The press stands accused

EDITORIAL 10 Mar 2020
The press stands accused

The Minister of Territorial Administration, Mr. Atanga Nji, in his criticism of international NGOs in Cameroon, seemed to have, in the process, equally stepped on the toes of the press in Cameroon, specifically the private media. The minister seemed convinced that some Media Houses are being financed to slant their reports against the government, reports which, according to the minister, are usually intended to destabilise Cameroon.
This is indeed a very serious allegation against the media, especially at a time such as this when all hands must be put on deck to find a solution to a crisis that has been allowed to turn bloody. And it becomes pertinent to ask the question: who allowed it to degenerate to this level? This question has become pertinent only because the minister now seems to ignore the gaping opportunities that stood before the leadership of this country, beckoning for good judgment to avoid what we now experience. That Minister Atanga Nji, now prefers to follow the path of laying blame on the door steps of international NGOs and the media, only shows how much we lack the political will to bring this bloody war to a justifiable end and regain our respect as a peace loving nation.
We are certainly not holding brief for whichever media house the minister might have addressed his anger. We are simply concerned that the minister in his latest outing seemed to have forgotten, or that it never occurred to him that very responsible press is usually out for nothing, other than the truth. Just as the scripture says, that the Truth shall set you free, so does every media person or media organisation worth its name believes that nothing but the truth can justify its noble mission in situations such as we find ourselves today, no matter how contrary the politician, or those who rule may argue their case against this truth.
Experience has shown that the relationship between politicians and the media people, or to be precise, the media as an institution, has always taken the form of the movement of the ocean tide that ebbs and flows, carrying on its course, all manner of substance that litters its shores. This movement certainly does not dry up the ocean. It simply illustrates its nature in the eyes of the beholder. So too, is the interaction between those who find themselves at the helm of the state and the media that only plays its role as a watch-dog.
The difference is that in the course of this interaction there is always a clash of opinion in the perception of issues. The unfortunate situation here is that, those in Authority have the tendency to impose their will on the media, especially in a political environment where the full impact of the norms of democracy is being manipulated upon while simply assuming the posture of a democratic society. The truth is that at whatever angle the government places the media in this country today, the Media remains closest to the people and feels along with them, the heat ant the cold that the governance process is likely to produce. It is this closeness that accords the Media every opportunity to report what it sees or gathers from investigations and interviews. It is worth noting that in some other countries where good governance prevails, the media has always the reputation of reaching the scenes of incidences first even before the police or other government investigators and the media has always been in a vantage position to help the police in following up cases of investigations which have been opened by the media.

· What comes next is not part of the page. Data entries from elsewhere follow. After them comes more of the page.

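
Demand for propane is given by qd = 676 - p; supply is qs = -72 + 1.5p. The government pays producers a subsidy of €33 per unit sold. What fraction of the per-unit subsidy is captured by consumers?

Consumer share = 0.6

Pre-subsidy: 676 - p = -72 + 1.5p gives p* = 299.2, q* = 376.8.
With the subsidy, sellers receive ps = pb + 33 for each unit, where pb is the price buyers pay.
Supply in terms of pb becomes qs = -72 + 1.5(pb + 33) = -22.5 + 1.5pb. Setting this equal to demand: 676 - pb = -22.5 + 1.5pb, so pb = 279.4.
Sellers receive ps = 279.4 + 33 = 312.4; q' = 676 − 1·279.4 = 396.6.
Buyers' price falls by p* − pb = 299.2 − 279.4 = 19.8; sellers' price rises by ps − p* = 312.4 − 299.2 = 13.2.
So consumers capture 19.8/33 = 0.6 of each unit of subsidy.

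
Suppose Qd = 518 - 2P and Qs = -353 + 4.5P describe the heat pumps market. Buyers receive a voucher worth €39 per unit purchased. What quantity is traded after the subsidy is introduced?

Q' = 304

Pre-subsidy: 518 - 2P = -353 + 4.5P gives P* = 134, Q* = 250.
With the rebate, buyers effectively pay Pb = Ps − 39, where Ps is the price sellers receive.
Demand in terms of Ps becomes Qd = 518 − 2(Ps − 39) = 596 - 2Ps. Setting this equal to supply: 596 - 2Ps = -353 + 4.5Ps, so Ps = 146.
Buyers pay Pb = 146 − 39 = 107; Q' = -353 + 4.5·146 = 304.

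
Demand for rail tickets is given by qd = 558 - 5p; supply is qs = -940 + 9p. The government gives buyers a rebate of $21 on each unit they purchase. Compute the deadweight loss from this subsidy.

Deadweight loss = $708.75

Pre-subsidy: 558 - 5p = -940 + 9p gives p* = 107, q* = 23.
With the rebate, buyers effectively pay pb = ps − 21, where ps is the price sellers receive.
Demand in terms of ps becomes qd = 558 − 5(ps − 21) = 663 - 5ps. Setting this equal to supply: 663 - 5ps = -940 + 9ps, so ps = 114.5.
Buyers pay pb = 114.5 − 21 = 93.5; q' = -940 + 9·114.5 = 90.5.
The subsidy expands output by 90.5 − 23 = 67.5 past the efficient level; on those units the gap between marginal cost and willingness to pay runs from 0 up to 21.
DWL = ½ × 21 × 67.5 = 708.75.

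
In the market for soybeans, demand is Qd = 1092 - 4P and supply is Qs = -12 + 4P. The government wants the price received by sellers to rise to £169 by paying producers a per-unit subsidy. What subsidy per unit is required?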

What we have discovered which Minister Atanga Nji, would want the other side of the Media, that is the private Media to do, is that the private Media should accept the official version of every given situation as authentic. We have several cases of situations where the private media has been prompt in its coverage, far ahead of the official media. The official media normally comes up several days after an incident.
We certainly appreciate government efforts in finding a solution to the ongoing crisis. But despite all these efforts, it would appear we are not getting anywhere near a solution, talk less of ending the blood bath. We strongly believe the measures so far taken have not been appropriate or relevant enough to produce the expected results. This is certainly not the appropriate time to lay blames on anyone while the fire continues to burn. We sincerely call on the minister to take this seriously. It will help him in the noble task before him.